Here’s a look at the trends and statistics of the race over the last ten years.
These figures suggest that it pays to side with the five to seven year old age bracket in this race.
Horses older than eight years old have made the frame just four times in over thirty runners.
You have to go back to 1997 to find a winner older than seven in this race.
Horses with 11st 7lbs or more: 0-0-16
Horses with 11st to 11st 6lb: 3-8-48
Horses with 10st 6lbs to 10st 13lb: 4-12-75
Horses with 10st 5lbs or less: 3-8-54
Horses carrying over 11st 7lbs have a terrible record over the last ten years.
Top weights have also fared poorly with only Eradicate (2011) managing to hump the top weight to victory in recent times.
136 rated or higher: 2-8-63
126-135 rated: 8-18-113
125 rated or lower: 0-4-27
Horses rated between 126-135 have been victorious eight times in the last ten years.
Eradicate (2011) and War Sound (2015) were the only two horses to the rated in the 140’s.
Nine out of ten winners had run in the past fifty days.
Five out of ten winners finished in the first four on their last outing.
Ten out of ten winners had run in eight or fewer handicap hurdles.
Seven out of ten winners had finished in the first six in a graded hurdle that season.
Other notable races
Horses placed in the first five in the Scottish County Hurdle tend to do well.
Horses placed in the first six in the Imperial Cup have a good record.

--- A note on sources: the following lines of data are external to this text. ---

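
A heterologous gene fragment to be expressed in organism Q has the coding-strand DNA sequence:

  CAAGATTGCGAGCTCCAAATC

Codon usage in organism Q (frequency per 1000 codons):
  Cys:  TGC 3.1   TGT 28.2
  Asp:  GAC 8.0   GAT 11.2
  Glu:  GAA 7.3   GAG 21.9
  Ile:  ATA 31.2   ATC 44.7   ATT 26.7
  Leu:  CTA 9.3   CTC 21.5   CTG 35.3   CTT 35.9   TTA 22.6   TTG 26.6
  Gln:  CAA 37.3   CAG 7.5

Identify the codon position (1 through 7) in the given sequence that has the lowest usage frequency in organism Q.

3

Codon 1 CAA (Gln): 37.3 per 1000.
Codon 2 GAT (Asp): 11.2 per 1000.
Codon 3 TGC (Cys): 3.1 per 1000.
Codon 4 GAG (Glu): 21.9 per 1000.
Codon 5 CTC (Leu): 21.5 per 1000.
Codon 6 CAA (Gln): 37.3 per 1000.
Codon 7 ATC (Ile): 44.7 per 1000.
Lowest frequency is 3.1 at codon 3.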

Horses that ran at one of the Festivals at either Cheltenham, Aintree, Fairyhouse or Ayr.
Philip Hobbs has a good record in this race and saddles Multiculture this year.
Evan Williams won this race in 2013 and 2014 and has to be respected with his spring runners even if they are considered as being outsiders in this event.

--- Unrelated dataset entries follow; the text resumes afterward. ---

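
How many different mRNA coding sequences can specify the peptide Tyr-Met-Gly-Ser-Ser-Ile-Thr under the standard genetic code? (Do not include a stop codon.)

3456

Tyr: 2 codons.
Met: 1 codon.
Gly: 4 codons.
Ser: 6 codons.
Ser: 6 codons.
Ile: 3 codons.
Thr: 4 codons.
2 × 1 × 4 × 6 × 6 × 3 × 4 = 3456.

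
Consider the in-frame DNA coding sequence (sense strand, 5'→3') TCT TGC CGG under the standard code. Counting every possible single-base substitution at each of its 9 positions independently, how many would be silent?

Codon 1 (TCT, Ser): 3 synonymous substitutions.
Codon 2 (TGC, Cys): 1 synonymous substitution.
Codon 3 (CGG, Arg): 4 synonymous substitutions.
Total: 3 + 1 + 4 = 8.

8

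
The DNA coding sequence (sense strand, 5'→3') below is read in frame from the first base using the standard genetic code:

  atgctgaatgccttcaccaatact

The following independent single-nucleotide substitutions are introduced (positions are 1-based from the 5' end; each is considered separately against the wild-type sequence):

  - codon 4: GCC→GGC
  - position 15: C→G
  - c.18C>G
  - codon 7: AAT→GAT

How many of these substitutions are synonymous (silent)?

Codon 4: GCC (Ala) → GGC (Gly) — missense.
Codon 5: TTC (Phe) → TTG (Leu) — missense.
Codon 6: ACC (Thr) → ACG (Thr) — synonymous.
Codon 7: AAT (Asn) → GAT (Asp) — missense.
Synonymous: 1 of 4.

1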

Nicky Henderson had the winner in 2010 and 2011 and appears able to train the yard cat to win any race he touches over the last fortnight.
A real mixture of starting prices over the last ten years with five winners priced between 4/1 and 8/1, and five winners priced between 16/1 and 25/1.
John Constable from the Evan Williams yard was running a massive race when falling at the final flight on Grand National day against the very much in-form Chesterfield.
Evan Williams has won two of the past four renewals of this race and the booking of Davy Russell says the yard means business. He must be one for any shortlist.
Mohaayed from the Dan Skelton stable is strongly fancied in certain quarters. He finished seventh in the County Hurdle before coming third in the Scottish Champion Hurdle.
Skelton is in a rich vein of form at the moment and has clocked up double digit winners in just the last fortnight.
Jim Goldie makes the trip down from Scotland to Haydock to run his bang-in-form Great Fighter.
3lb claimer, Callum Bewley has been getting the best out of the seven-year-old in his recent starts and booted him home to win at Perth recently on his way to clinching the northern conditional riders’ title.
Kevin Frost’s Chieftain’s Choice is another prime candidate to be in the mix for this race. His second to Chesterfield at the Aintree Grand National meeting reads well and he showed his wellbeing last time out at Hexham went he went down by just a head.
Selections: Chieftains’ Choice, Mohaayed and John Constable in singles and combination forecast perms.